Grown-up Toby is doing it, all right, and well. In foodie talk, Tindall’s got the touch, the ability to take the same ingredients as other chefs and turn out dishes that are a cut above. You can attribute some of his skill to his advanced palate. Some, to experience. And some, to ... who knows? It’s a gift.

With his good looks, affable manner, and penchant for planning ahead, Tindall could easily handle any kitchen in town. “Some days I want to get on the line and cook a la carte and rifle fine dishes out like a gunslinger,” he said. “Some days I love working banquets. And some days, like today, I love just making a knock-out barbecue. I love it all really, from the front of the house to designing a new kitchen to coming up with flavors no one’s ever tasted before. Just depends on the day.”

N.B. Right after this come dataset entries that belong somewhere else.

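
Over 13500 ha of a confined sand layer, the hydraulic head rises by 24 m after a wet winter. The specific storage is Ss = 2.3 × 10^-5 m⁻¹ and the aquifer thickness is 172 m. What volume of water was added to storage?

S = Ss × b = 2.3 × 10^-5 m⁻¹ × 172 m = 3.956 × 10^-3
A = 13500 ha = 1.35 × 10^8 m²
ΔV = S × A × Δh = 0.003956 × 1.35 × 10^8 m² × 24 m = 1.282 × 10^7 m³

ΔV ≈ 1.28 × 10^7 m³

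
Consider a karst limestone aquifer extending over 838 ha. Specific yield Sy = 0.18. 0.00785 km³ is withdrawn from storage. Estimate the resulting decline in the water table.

A = 838 ha = 8.38 × 10^6 m²
ΔV = 0.00785 km³ = 7.85 × 10^6 m³
Δh = ΔV / (Sy × A) = 7.85 × 10^6 m³ / (0.18 × 8.38 × 10^6 m²) = 5.204 m

Δh ≈ 5.2 m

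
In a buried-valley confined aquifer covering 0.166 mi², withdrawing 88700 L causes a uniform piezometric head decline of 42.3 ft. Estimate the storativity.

A = 0.166 mi² = 4.299 × 10^5 m²
Δh = 42.3 ft = 12.89 m
ΔV = 88700 L = 88.7 m³
S = ΔV / (A × Δh) = 88.7 m³ / (4.299 × 10^5 m² × 12.89 m) = 1.6 × 10^-5

S ≈ 1.6 × 10^-5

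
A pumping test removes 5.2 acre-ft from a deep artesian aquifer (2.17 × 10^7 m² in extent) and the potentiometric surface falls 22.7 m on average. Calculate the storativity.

ΔV = 5.2 acre-ft = 6414 m³
S = ΔV / (A × Δh) = 6414 m³ / (2.17 × 10^7 m² × 22.7 m) = 1.302 × 10^-5

S ≈ 1.3 × 10^-5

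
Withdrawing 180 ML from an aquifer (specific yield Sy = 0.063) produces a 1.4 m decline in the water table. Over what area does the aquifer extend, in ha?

A ≈ 204 ha

ΔV = 180 ML = 1.8 × 10^5 m³
A = ΔV / (Sy × Δh) = 1.8 × 10^5 / (0.063 × 1.4) = 2.041 × 10^6 m²
A = 2.041 × 10^6 m² = 204.1 ha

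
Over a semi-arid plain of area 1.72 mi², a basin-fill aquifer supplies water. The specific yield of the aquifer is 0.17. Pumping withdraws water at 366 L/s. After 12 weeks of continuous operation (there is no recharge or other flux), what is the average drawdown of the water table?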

But he’s extremely happy with Bear Creek. Before he began work at the public golf course about a month ago, Tindall cooked for three years at Café West in the Courtyard by Marriott near Ridgmar Mall. For a brief period at the beginning of his Café West tenure, he was quite literally the talk of the town. Who would have thought that a location out by a Wal-Mart and a sea of chain restaurants was the place to get some of the most adventuresome cuisine in town. From the tilapia torta with homemade aioli to the fried quail with habanera plum glaze to the smoked salmon salad with a blood-orange vinaigrette and roasted pears, Tindall’s fare was truly a pleasant surprise. He managed to attract a decent-sized lunch crowd every day, but dinners were hit or miss. When the Bear Creek job opened, he was ready for a change of scenery.

In fact, you could say he was prepared.